Congress has considered providing more specific guidance, which might improve efficiency concerns. One response would shift more responsibility concerning cybersecurity squarely into DHS. But Congress has more election-specific options it’s considering, too. The proposed Securing America’s Voting Equipment Act (or “SAVE Act”) focuses primarily upon DHS working with the Director of National Intelligence. It provides grant funding to states, encourages voluntary information sharing, and incentivizes a “bug bounty” program to encourage hackers to find and report cybersecurity flaws in voting systems.

Another proposed bill, the Secure Elections Act, would encourage the same kind of information sharing from DHS among state and local election authorities as the SAVE Act. It would create an advisory panel to establish guidelines for election cybersecurity. It includes some of the key provisions of the Securing America’s Voting Equipment Act, and it also encourages states to use paper ballots and implement statistical audits for federal elections. It also offers a larger role for the EAC in helping DHS develop guidelines.

The proposed Protecting American Votes and Elections Act (or “PAVE Act”) would extend beyond encouraging states with money and guidelines, and it instead provides express rules from Congress about how to run elections. It would require voter-verified paper ballots and risk-limiting audits in federal elections.

These proposed bills have varying levels of support and bipartisanship. In some ways, their effects would be quite minor; one of the proponents of the Secure Elections Act suggested the bill would do little that wasn’t already happening in federal agencies. Money, the ubiquitous concern from the states, seems to be a common and easy item in each legislative proposal.

But Congress shows little urgency to act by 2018 or even 2020. It might be because it deems the threat insubstantial—a perceived low risk, or that Congress has a high risk tolerance. But the reason might also be that federal agencies have already stepped into the breach. Congress may be satisfied that the balance between federal and state governments has been appropriate, and that existing legislation, while perhaps outdated, has been sufficiently broad to permit agencies to act.

What about states? They have some cash from Congress, but many don’t intend to prioritize security upgrades by 2020. Few States have passed material legislation relating to cybersecurity.

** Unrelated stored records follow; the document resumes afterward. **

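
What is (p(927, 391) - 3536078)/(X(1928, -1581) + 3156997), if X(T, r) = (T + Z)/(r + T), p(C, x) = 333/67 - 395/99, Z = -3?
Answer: -2034703802146/1816579517643 ≈ -1.1201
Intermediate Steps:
p(C, x) = 6502/6633 (p(C, x) = 333*(1/67) - 395*1/99 = 333/67 - 395/99 = 6502/6633)
X(T, r) = (-3 + T)/(T + r) (X(T, r) = (T - 3)/(r + T) = (-3 + T)/(T + r))
(p(927, 391) - 3536078)/(X(1928, -1581) + 3156997) = (6502/6633 - 3536078)/((-3 + 1928)/(1928 - 1581) + 3156997) = -23454798872/(6633*(1925/347 + 3156997)) = -23454798872/(6633*1095479884/347) = -23454798872/6633*347/1095479884 = -2034703802146/1816579517643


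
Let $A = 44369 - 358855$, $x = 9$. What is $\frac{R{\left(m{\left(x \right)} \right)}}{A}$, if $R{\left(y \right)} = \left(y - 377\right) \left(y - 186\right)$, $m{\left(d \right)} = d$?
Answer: $- \frac{32568}{157243} \approx -0.20712$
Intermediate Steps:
$A = -314486$
$R{\left(y \right)} = \left(-377 + y\right) \left(-186 + y\right)$
$\frac{R{\left(m{\left(x \right)} \right)}}{A} = \frac{70122 + 9^{2} - 5067}{-314486} = \left(70122 + 81 - 5067\right) \left(- \frac{1}{314486}\right) = 65136 \left(- \frac{1}{314486}\right) = - \frac{32568}{157243}$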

Perhaps they would prefer a comprehensive solution from Congress. Perhaps they’re satisfied with the information sharing from federal agencies. Perhaps we’re witnessing accretion of state agency power similar to what is occurring with federal agencies—that is, the thought that state Secretaries of State, county election officials, and election-related agencies can manage these problems without new laws.

The response to election cyber interference over the last two years has been a vignette into government behavior. Federal agencies have moved with urgency to use existing statutory authority to act in the absence of congressional guidance. Congress appears satisfied, and its major response has been to provide cash to states while allowing federal agencies and the states to operate on their own, with a little congressional oversight. Maybe that’s the appropriate balance. All the same, specific guidance and authorization from Congress may provide a more robust protection from cyber interference in elections. Whether that happens before a significant problem arises remains to be seen.